Figure 2

Endothelial cell migration on Vn and uPA/PAI-1 co-localization are affected by a uPAR^-/- deficiency: (A) Absence of uPAR expression decreased EC migration on Vn but not on collagen. Quiescent WT and uPAR^-/- ECs were plated to confluency on Vn- and collagen-coated 6-well dishes and a scratch induced. Migration was induced by the presence of VEGF (10 ng/ml) and images of the scratch area were acquired immediately after the scratch and after 24 hr of incubation at 37°; C/6.5% CO₂. The number of cells that had migrated in the scratch area was counted and graphed as percent of migrated WT cells. The graph represents the mean ± SEM of three independent assays each performed in triplicate.
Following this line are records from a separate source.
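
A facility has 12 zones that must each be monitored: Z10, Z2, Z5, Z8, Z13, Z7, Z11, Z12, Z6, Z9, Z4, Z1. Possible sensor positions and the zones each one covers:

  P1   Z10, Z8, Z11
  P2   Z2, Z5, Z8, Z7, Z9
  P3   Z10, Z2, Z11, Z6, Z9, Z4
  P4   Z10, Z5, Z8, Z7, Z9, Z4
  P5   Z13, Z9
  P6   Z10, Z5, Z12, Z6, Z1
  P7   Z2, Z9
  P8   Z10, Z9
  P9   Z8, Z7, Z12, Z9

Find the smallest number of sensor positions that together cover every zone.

P2, P3, P5, P6 together cover {Z10, Z2, Z5, Z8, Z13, Z7, Z11, Z12, Z6, Z9, Z4, Z1} — every zone.
No 3 of the 9 sensor positions cover everything (all 84 triples fall short), so 4 is minimum.

4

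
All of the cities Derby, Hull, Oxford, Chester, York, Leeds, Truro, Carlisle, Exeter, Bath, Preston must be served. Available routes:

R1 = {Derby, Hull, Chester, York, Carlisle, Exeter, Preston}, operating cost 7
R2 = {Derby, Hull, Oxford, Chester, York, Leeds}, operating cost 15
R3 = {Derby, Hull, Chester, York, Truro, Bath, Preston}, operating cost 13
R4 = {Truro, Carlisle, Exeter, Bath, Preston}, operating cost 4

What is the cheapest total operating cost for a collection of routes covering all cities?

R2, R4 cover every city at operating cost 15 + 4 = 19.
Any cover uses at least 2 routes; among all covering selections none totals below 19.
Greedy by coverage-per-operating cost would pick R4, R1, R2 for 26 — worse than the optimum 19.

19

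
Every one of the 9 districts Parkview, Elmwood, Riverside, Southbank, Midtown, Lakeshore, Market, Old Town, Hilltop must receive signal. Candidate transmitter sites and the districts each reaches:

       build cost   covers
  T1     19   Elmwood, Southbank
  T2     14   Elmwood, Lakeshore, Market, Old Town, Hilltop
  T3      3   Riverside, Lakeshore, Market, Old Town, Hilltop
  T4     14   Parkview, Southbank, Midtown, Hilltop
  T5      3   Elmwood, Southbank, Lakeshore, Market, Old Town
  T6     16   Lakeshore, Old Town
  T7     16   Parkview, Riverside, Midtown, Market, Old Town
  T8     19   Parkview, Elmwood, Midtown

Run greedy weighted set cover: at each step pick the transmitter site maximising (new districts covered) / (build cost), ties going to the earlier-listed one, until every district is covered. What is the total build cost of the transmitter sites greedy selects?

20

Pick 1: T3 adds 5 new (Riverside, Lakeshore, Market, Old Town, Hilltop) at build cost 3 (ratio 5/3).
Pick 2: T5 adds 2 new (Elmwood, Southbank) at build cost 3 (ratio 2/3).
Pick 3: T4 adds 2 new (Parkview, Midtown) at build cost 14 (ratio 2/14).
Greedy total build cost: 3 + 3 + 14 = 20.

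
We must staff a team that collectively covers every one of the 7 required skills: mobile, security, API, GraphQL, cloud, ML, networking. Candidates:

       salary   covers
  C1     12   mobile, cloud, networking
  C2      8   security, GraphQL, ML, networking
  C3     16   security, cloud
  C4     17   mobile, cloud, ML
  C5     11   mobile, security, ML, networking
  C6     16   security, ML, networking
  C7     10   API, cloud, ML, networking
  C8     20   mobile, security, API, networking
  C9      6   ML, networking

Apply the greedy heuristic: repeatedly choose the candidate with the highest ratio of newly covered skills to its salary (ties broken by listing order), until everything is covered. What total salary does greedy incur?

29

Pick 1: C2 adds 4 new (security, GraphQL, ML, networking) at salary 8 (ratio 4/8).
Pick 2: C7 adds 2 new (API, cloud) at salary 10 (ratio 2/10).
Pick 3: C5 adds 1 new (mobile) at salary 11 (ratio 1/11).
Greedy total salary: 8 + 10 + 11 = 29.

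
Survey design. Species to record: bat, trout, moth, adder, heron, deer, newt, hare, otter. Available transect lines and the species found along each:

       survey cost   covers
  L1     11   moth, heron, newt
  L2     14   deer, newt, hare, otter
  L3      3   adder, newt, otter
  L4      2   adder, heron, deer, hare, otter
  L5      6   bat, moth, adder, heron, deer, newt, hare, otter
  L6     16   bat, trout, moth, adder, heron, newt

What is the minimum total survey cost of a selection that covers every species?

L4, L6 cover every species at survey cost 2 + 16 = 18.
Any cover uses at least 2 transects; among all covering selections none totals below 18.
Greedy by coverage-per-survey cost would pick L4, L5, L6 for 24 — worse than the optimum 18.

18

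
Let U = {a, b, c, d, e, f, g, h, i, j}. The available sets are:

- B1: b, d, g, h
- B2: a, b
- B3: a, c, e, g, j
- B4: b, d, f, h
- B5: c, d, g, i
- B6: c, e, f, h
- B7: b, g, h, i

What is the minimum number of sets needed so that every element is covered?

3

B3, B4, B5 together cover {a, b, c, d, e, f, g, h, i, j} — every element.
No 2 of the 7 sets cover everything (all 21 pairs fall short), so 3 is minimum.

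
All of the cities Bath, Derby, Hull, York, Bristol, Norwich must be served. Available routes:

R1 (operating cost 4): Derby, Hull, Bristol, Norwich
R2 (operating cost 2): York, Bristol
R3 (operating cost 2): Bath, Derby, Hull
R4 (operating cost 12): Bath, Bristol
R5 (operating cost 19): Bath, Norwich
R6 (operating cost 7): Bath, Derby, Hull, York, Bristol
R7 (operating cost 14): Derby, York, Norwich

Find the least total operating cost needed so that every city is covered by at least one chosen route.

8

R1, R2, R3 cover every city at operating cost 4 + 2 + 2 = 8.
Any cover uses at least 2 routes; among all covering selections none totals below 8.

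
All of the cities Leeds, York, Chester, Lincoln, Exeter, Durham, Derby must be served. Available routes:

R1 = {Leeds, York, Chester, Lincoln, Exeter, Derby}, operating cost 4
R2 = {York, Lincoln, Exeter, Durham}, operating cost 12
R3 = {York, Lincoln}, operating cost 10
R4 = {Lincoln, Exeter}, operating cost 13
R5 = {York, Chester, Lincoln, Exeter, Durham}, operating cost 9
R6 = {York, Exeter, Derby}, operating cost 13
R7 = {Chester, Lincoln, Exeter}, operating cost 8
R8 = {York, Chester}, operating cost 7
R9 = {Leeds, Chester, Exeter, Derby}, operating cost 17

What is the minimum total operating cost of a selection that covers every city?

R1, R5 cover every city at operating cost 4 + 9 = 13.
Any cover uses at least 2 routes; among all covering selections none totals below 13.

13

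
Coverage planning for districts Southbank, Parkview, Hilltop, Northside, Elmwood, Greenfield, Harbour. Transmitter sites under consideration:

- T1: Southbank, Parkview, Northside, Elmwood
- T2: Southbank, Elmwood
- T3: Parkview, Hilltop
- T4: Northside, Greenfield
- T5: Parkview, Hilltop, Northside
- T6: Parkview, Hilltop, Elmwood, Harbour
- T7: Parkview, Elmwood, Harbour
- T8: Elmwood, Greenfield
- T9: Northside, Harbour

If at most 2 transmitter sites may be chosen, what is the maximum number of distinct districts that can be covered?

6

Choosing T1, T6 covers {Southbank, Parkview, Hilltop, Northside, Elmwood, Harbour} — 6 districts.
No choice of 2 transmitter sites does better; here Greenfield is left uncovered.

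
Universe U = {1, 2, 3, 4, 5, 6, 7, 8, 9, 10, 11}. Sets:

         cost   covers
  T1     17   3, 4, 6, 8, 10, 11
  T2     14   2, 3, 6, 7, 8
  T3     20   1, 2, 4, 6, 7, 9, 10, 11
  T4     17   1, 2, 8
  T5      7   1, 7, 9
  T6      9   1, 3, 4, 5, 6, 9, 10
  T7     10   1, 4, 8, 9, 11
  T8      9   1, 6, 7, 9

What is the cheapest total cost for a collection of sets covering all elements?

33

T2, T6, T7 cover every element at cost 14 + 9 + 10 = 33.
Any cover uses at least 3 sets; among all covering selections none totals below 33.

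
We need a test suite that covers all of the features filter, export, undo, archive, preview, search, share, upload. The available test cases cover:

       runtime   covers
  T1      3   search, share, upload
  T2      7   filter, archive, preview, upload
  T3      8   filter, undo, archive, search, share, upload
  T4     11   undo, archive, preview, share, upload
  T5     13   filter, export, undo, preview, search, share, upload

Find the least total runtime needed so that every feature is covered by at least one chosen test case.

20

T2, T5 cover every feature at runtime 7 + 13 = 20.
Any cover uses at least 2 test cases; among all covering selections none totals below 20.
Greedy by coverage-per-runtime would pick T1, T2, T5 for 23 — worse than the optimum 20.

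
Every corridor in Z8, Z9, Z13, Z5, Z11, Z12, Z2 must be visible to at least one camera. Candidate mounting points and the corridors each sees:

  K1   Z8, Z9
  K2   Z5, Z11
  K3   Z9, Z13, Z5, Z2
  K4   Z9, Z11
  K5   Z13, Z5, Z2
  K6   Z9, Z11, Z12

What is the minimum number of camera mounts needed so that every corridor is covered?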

Significance levels (*) indicates p value of < 0.05 between WT and uPAR^-/- ECs. (B) uPA/PAI-1 co-localization is cytoplasmic in migratory uPAR^-/- ECs. Fixed cells were stained with antibodies against uPA (green, Alexa Fluor 488) and PAI-1 (red, Alexa Fluor 647). Co-localization of uPA/PAI-1 in WT cells was observed along the focal adhesions or cell membrane (arrows). (C) In the uPAR^-/- ECs uPA/PAI-1 co-localization was observed as extensive blobs within the cytoplasm (arrows).